Schmidt would be asking staff what they considered to be ways to increase earnings and save money.

"I am hopefully going to get them to engage in process and show me what great looks like and then we can make decisions."

"This is just step one, there are 50 other organisational units in the university who are going to go through the same thing. Change is scary for people. People always like the way things were in the past because they are comfortable with it – unfortunately if you only reside in the past you don't end up being excellent."

Is the ANU facing a financial crisis?

When Ian Young took over, he announced – but later abandoned – $40 million in university-wide budget cuts which he said were required to keep ANU internationally competitive.

It will come as no small relief to staff to hear Schmidt does not feel the same way.

"Things are lean right now but I do not see us facing any impending doom. The government could change that with a single stroke of the pen but I don't see that on the horizon. Ultimately the government is focused on its ideas boom and ultimately those ideas are going to come from universities including the ANU."

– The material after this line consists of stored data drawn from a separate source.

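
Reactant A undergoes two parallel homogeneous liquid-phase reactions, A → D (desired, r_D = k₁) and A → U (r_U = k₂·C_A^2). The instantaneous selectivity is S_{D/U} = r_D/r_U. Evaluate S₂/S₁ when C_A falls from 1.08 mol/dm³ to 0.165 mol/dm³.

S_{D/U} = (k₁/k₂)·C_A^-2, so S₂/S₁ = (C_{A,2}/C_{A,1})^-2.
= (0.165/1.08)^(-2) = (0.1528)^(-2) = 42.8.
Selectivity toward D rises as C_A falls — low-concentration operation is favoured.

42.8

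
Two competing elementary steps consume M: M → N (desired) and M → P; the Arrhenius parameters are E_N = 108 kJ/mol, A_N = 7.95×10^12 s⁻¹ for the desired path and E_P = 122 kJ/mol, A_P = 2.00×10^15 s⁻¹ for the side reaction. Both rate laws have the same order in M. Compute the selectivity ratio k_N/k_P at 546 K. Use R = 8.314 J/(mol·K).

0.0868

With equal orders, S_{N/P} = k_N/k_P = (A_N/A_P)·exp[(E_P−E_N)/(RT)].
(E_P−E_N)/(RT) = (122−108)×10³/(8.314×546) = 14000/4539 = 3.084.
k_N/k_P = (7.95×10^12/2.00×10^15)·exp(3.084) = 0.003975 × 21.85 = 0.0868.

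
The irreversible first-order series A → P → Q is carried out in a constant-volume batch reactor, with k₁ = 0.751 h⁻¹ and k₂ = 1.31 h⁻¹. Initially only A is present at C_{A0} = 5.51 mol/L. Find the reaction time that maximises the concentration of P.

0.995 h

The intermediate peaks when r₁ = r₂, i.e. k₁e^(−k₁t) = k₂e^(−k₂t), giving t_opt = ln(k₂/k₁)/(k₂−k₁).
= ln(1.31/0.751)/(1.31−0.751) = ln(1.744)/0.5590 = 0.5564/0.5590 = 0.995 h.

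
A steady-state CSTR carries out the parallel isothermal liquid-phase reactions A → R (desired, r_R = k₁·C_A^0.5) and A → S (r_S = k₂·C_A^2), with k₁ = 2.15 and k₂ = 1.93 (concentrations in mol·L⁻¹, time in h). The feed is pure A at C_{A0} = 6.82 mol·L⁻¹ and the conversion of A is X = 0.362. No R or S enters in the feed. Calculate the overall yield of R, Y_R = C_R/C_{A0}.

0.0396

Exit C_A = C_{A0}(1−X) = 6.82×0.638 = 4.351 mol·L⁻¹.
Rates in a CSTR are evaluated at the outlet concentration: r_R = 2.15×4.351^0.5 = 4.485, r_S = 1.93×4.351^2 = 36.54.
Fraction of consumed A going to R: r_R/(r_R+r_S) = 0.1093.
C_R = 0.1093·C_{A0}·X = 0.1093×6.82×0.362 = 0.270 mol·L⁻¹; Y_R = C_R/C_{A0} = 0.0396.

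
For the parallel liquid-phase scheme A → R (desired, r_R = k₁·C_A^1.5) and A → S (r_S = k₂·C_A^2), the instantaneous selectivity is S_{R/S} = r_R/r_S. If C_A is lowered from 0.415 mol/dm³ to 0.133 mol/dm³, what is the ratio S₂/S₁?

1.77

S_{R/S} = (k₁/k₂)·C_A^-0.5, so S₂/S₁ = (C_{A,2}/C_{A,1})^-0.5.
= (0.133/0.415)^(-0.5) = (0.3205)^(-0.5) = 1.77.
Selectivity toward R rises as C_A falls — low-concentration operation is favoured.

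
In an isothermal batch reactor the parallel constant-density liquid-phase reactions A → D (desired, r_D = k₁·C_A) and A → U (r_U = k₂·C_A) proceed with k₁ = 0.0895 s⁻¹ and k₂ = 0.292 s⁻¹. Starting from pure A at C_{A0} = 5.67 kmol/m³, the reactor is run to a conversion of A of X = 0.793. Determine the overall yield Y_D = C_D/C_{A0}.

0.186

C_A = C_{A0}(1−X) = 1.174 kmol/m³.
Both paths are first order in A, so the instantaneous fraction to D is constant: dC_D/d(−C_A) = k₁/(k₁+k₂) = 0.2346.
C_D = 0.2346·(C_{A0}−C_A) = 0.2346×4.496 = 1.05 kmol/m³.
Y_D = C_D/C_{A0} = 1.055/5.67 = 0.186.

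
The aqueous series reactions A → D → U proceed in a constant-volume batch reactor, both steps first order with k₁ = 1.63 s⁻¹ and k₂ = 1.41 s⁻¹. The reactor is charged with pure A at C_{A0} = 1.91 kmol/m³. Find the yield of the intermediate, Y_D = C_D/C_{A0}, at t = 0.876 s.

0.378

The intermediate concentration in a first-order A→B→C sequence is C_D = k₁C_{A0}(e^(−k₁t) − e^(−k₂t))/(k₂−k₁).
e^(−k₁t) = e^(−1.63×0.876) = e^(−1.428) = 0.2398; e^(−k₂t) = e^(−1.235) = 0.2908.
C_D = 1.63×1.91/(1.41−1.63) × (0.2398−0.2908) = (-14.15)×(-0.05097) = 0.7213 kmol/m³.
Y_D = C_D/C_{A0} = 0.7213/1.91 = 0.378.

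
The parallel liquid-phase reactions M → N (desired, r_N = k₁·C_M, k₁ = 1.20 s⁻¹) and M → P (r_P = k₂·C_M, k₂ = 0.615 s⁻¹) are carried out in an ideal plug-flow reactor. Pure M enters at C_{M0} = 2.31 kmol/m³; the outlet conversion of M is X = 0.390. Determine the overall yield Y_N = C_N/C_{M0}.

0.258

C_M = C_{M0}(1−X) = 1.409 kmol/m³.
Both paths are first order in M, so the instantaneous fraction to N is constant: dC_N/d(−C_M) = k₁/(k₁+k₂) = 0.6612.
C_N = 0.6612·(C_{M0}−C_M) = 0.6612×0.9009 = 0.596 kmol/m³.
Y_N = C_N/C_{M0} = 0.5956/2.31 = 0.258.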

While Schmidt wants a national conversation on university deregulation and the need to improve funding for the sector, he has been buoyed by Malcolm Turnbull's $1 billion innovation package and cross-party support for the value of innovation.

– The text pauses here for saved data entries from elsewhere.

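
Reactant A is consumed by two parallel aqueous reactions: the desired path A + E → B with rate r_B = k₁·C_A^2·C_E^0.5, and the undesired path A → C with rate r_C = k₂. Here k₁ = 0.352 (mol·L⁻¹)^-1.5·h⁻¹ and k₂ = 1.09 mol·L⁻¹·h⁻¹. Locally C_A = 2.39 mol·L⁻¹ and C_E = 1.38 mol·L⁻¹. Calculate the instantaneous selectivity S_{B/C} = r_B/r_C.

S_{B/C} = r_B/r_C = (k₁·C_A^2·C_E^0.5)/(k₂) = (k₁/k₂)·C_A^2·C_E^0.5.
= (0.352×2.390^2×1.380^0.5) / (1.09) = 2.362/1.090 = 2.17.
Since the desired path is higher order in A, keeping C_A high (PFR or concentrated feed) favours B.

2.17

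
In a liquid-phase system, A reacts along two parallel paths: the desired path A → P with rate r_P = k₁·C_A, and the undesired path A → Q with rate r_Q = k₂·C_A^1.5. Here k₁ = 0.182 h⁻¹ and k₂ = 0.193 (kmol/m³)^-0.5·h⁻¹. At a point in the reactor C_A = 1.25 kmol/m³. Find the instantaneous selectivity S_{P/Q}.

0.843

S_{P/Q} = r_P/r_Q = (k₁·C_A)/(k₂·C_A^1.5) = (k₁/k₂)·C_A^-0.5.
= (0.182×1.250) / (0.193×1.250^1.5) = 0.2275/0.2697 = 0.843.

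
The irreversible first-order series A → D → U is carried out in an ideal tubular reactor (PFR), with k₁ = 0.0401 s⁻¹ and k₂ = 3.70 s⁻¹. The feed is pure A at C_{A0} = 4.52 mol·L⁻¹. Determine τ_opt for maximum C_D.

1.24 s

Setting dC_D/dτ = 0 gives τ_opt = ln(k₂/k₁)/(k₂−k₁).
= ln(3.70/0.0401)/(3.70−0.0401) = ln(92.27)/3.660 = 4.525/3.660 = 1.24 s.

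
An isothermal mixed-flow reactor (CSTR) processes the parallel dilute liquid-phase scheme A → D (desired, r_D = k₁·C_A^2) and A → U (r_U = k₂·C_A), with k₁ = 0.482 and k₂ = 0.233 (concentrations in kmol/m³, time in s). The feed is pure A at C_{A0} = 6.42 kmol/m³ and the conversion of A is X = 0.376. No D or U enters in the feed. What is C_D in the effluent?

Exit C_A = C_{A0}(1−X) = 6.42×0.624 = 4.006 kmol/m³.
In a CSTR the entire volume is at exit conditions, so r_D = 0.482×4.006^2 = 7.735 and r_U = 0.233×4.006 = 0.9334.
Fraction of consumed A going to D: r_D/(r_D+r_U) = 0.8923.
C_D = 0.8923·C_{A0}·X = 0.8923×6.42×0.376 = 2.15 kmol/m³.

2.15 kmol/m³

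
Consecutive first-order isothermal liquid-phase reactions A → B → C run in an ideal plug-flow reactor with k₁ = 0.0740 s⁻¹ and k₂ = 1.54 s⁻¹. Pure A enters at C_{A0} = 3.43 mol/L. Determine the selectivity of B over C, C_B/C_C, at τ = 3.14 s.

The intermediate concentration in a first-order A→B→C sequence is C_B = k₁C_{A0}(e^(−k₁τ) − e^(−k₂τ))/(k₂−k₁).
e^(−k₁τ) = e^(−0.0740×3.14) = e^(−0.2324) = 0.7927; e^(−k₂τ) = e^(−4.836) = 0.007942.
C_B = 0.0740×3.43/(1.54−0.0740) × (0.7927−0.007942) = 0.1731×0.7847 = 0.1359 mol/L.
C_A = C_{A0}e^(−k₁τ) = 2.719 mol/L, so C_C = C_{A0}−C_A−C_B = 0.5753 mol/L; C_B/C_C = 0.236.

0.236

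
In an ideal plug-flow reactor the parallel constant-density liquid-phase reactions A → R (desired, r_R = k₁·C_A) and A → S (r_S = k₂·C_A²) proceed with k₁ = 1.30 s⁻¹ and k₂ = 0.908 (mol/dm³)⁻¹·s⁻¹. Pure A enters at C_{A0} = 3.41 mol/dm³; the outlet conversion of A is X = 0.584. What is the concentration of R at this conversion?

C_A = C_{A0}(1−X) = 1.419 mol/dm³.
Along a PFR/batch, dC_R/dC_A = −r_R/(r_R+r_S) = −k₁/(k₁+k₂·C_A).
Integrating from C_{A0} to C_A: C_R = (1.30/0.908)·ln[(1.30+0.908·3.41)/(1.30+0.908·1.42)] = 1.432·ln(4.396/2.588) = 0.7586 mol/dm³.

0.759 mol/dm³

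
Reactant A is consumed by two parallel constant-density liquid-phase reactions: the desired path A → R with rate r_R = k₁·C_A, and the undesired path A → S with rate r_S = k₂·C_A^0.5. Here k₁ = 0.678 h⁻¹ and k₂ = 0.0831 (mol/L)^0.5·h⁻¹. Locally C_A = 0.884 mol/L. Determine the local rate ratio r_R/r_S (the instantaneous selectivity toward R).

7.67

S_{R/S} = r_R/r_S = (k₁·C_A)/(k₂·C_A^0.5) = (k₁/k₂)·C_A^0.5.
= (0.678×0.8840) / (0.0831×0.8840^0.5) = 0.5994/0.07813 = 7.67.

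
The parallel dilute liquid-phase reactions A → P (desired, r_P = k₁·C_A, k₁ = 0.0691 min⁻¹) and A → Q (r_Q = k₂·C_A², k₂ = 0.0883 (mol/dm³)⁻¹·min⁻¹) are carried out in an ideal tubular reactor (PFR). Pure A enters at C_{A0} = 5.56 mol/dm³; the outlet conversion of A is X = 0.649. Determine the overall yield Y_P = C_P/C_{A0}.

0.118

C_A = C_{A0}(1−X) = 1.952 mol/dm³.
Along a PFR/batch, dC_P/dC_A = −r_P/(r_P+r_Q) = −k₁/(k₁+k₂·C_A).
Integrating from C_{A0} to C_A: C_P = (0.0691/0.0883)·ln[(0.0691+0.0883·5.56)/(0.0691+0.0883·1.95)] = 0.7826·ln(0.5600/0.2414) = 0.6585 mol/dm³.
Y_P = C_P/C_{A0} = 0.6585/5.56 = 0.118.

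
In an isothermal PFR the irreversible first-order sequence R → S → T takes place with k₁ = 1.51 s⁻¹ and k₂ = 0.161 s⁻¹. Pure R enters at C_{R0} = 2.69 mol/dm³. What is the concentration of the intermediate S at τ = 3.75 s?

1.64 mol/dm³

Solving the coupled first-order balances gives C_S(τ) = [k₁/(k₂−k₁)]·C_{R0}·(e^(−k₁τ) − e^(−k₂τ)).
e^(−k₁τ) = e^(−1.51×3.75) = e^(−5.662) = 0.003474; e^(−k₂τ) = e^(−0.6038) = 0.5468.
C_S = 1.51×2.69/(0.161−1.51) × (0.003474−0.5468) = (-3.011)×(-0.5433) = 1.636 mol/dm³.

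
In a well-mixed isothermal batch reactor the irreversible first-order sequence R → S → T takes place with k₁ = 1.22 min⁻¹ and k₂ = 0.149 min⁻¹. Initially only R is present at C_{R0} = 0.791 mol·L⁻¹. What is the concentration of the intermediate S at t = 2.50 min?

0.578 mol·L⁻¹

Solving the coupled first-order balances gives C_S(t) = [k₁/(k₂−k₁)]·C_{R0}·(e^(−k₁t) − e^(−k₂t)).
e^(−k₁t) = e^(−1.22×2.50) = e^(−3.050) = 0.04736; e^(−k₂t) = e^(−0.3725) = 0.6890.
C_S = 1.22×0.791/(0.149−1.22) × (0.04736−0.6890) = (-0.9010)×(-0.6417) = 0.5782 mol·L⁻¹.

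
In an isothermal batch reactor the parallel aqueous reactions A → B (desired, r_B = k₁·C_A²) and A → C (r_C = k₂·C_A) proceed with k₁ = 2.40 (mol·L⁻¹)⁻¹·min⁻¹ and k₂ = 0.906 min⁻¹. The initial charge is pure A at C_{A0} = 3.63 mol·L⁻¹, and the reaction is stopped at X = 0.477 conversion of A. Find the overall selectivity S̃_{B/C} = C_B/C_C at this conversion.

C_A = C_{A0}(1−X) = 1.898 mol·L⁻¹.
Along a PFR/batch, dC_C/dC_A = −r_C/(r_B+r_C) = −k₂/(k₂+k₁·C_A).
Integrating from C_{A0} to C_A: C_C = (0.906/2.40)·ln[(0.906+2.40·3.63)/(0.906+2.40·1.90)] = 0.3775·ln(9.618/5.462) = 0.2136 mol·L⁻¹.
Then C_B = (C_{A0}−C_A) − C_C = 1.732 − 0.2136 = 1.518 mol·L⁻¹.
S̃_{B/C} = C_B/C_C = 1.518/0.2136 = 7.11.

7.11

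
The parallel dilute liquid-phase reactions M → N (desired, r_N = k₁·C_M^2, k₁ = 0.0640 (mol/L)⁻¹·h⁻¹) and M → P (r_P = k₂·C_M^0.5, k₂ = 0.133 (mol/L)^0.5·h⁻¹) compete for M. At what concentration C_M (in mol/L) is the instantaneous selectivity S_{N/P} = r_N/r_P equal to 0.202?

0.561 mol/L

S_{N/P} = (k₁/k₂)·C_M^1.5 ⇒ C_M = (S·k₂/k₁)^(1/1.5).
= (0.202×0.133/0.0640)^(0.6667) = (0.4198)^(0.6667) = 0.561 mol/L.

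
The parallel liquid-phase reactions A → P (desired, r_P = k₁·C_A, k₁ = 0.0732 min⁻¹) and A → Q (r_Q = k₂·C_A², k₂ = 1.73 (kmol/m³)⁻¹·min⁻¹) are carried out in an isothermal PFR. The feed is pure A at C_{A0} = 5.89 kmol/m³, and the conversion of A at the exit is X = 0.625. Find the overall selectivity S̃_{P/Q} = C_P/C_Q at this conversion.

C_A = C_{A0}(1−X) = 2.209 kmol/m³.
Along a PFR/batch, dC_P/dC_A = −r_P/(r_P+r_Q) = −k₁/(k₁+k₂·C_A).
Integrating from C_{A0} to C_A: C_P = (0.0732/1.73)·ln[(0.0732+1.73·5.89)/(0.0732+1.73·2.21)] = 0.04231·ln(10.26/3.894) = 0.04100 kmol/m³.
C_Q = (C_{A0}−C_A)−C_P = 3.640 kmol/m³; S̃_{P/Q} = 0.04100/3.640 = 0.0113.

0.0113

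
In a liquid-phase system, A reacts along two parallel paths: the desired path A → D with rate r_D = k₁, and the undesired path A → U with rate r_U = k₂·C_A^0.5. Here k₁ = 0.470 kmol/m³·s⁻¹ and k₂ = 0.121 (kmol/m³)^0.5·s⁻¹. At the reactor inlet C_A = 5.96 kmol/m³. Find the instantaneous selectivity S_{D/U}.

1.59

S_{D/U} = r_D/r_U = (k₁)/(k₂·C_A^0.5) = (k₁/k₂)·C_A^-0.5.
= (0.470) / (0.121×5.960^0.5) = 0.4700/0.2954 = 1.59.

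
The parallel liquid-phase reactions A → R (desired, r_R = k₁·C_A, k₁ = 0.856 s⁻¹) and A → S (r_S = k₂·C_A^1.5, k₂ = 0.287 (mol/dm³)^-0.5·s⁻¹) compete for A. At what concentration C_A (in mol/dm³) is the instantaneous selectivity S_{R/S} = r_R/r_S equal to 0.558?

S_{R/S} = (k₁/k₂)·C_A^-0.5 ⇒ C_A = (S·k₂/k₁)^(-2).
= (0.558×0.287/0.856)^(-2) = (0.1871)^(-2) = 28.6 mol/dm³.

28.6 mol/dm³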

"It's great to have all political parties talking about this. It's a great time. We are not splashing money around but people are excited and they are open to ideas. It is a great time to be a vice-chancellor and it is going to be a really exciting five years.

"The Government has articulated, I think, that we need to take some risks and possibly fail. The key is failing quickly. I want to take people and throw them some crazy ideas they are passionate about and give them the chance, that's how big things are found out – my own Nobel Prize included."

Will the Schmidts be moving to campus?

It appears Schmidt is doing the prime ministerial thing and eschewing the official vice-chancellor's residence to maintain his vineyard and property in Sutton.

He and his economist wife Jennifer run the Maipenrai​ Vineyard, producing between 2000-6000 bottles of pinot noir each year to consistently favourable reviews.

It turns out that having a Nobel Prize means you sell more wine and each vintage is snapped up by a loyal following who have secured a place on his mailing list.

"The vineyard is something I'm passionate about, it is where I live."

"We will use the VC's house for entertaining, but it turns out when you own two horses and a vineyard 20 minutes' drive from here, it is slightly challenging to bring the horses on campus."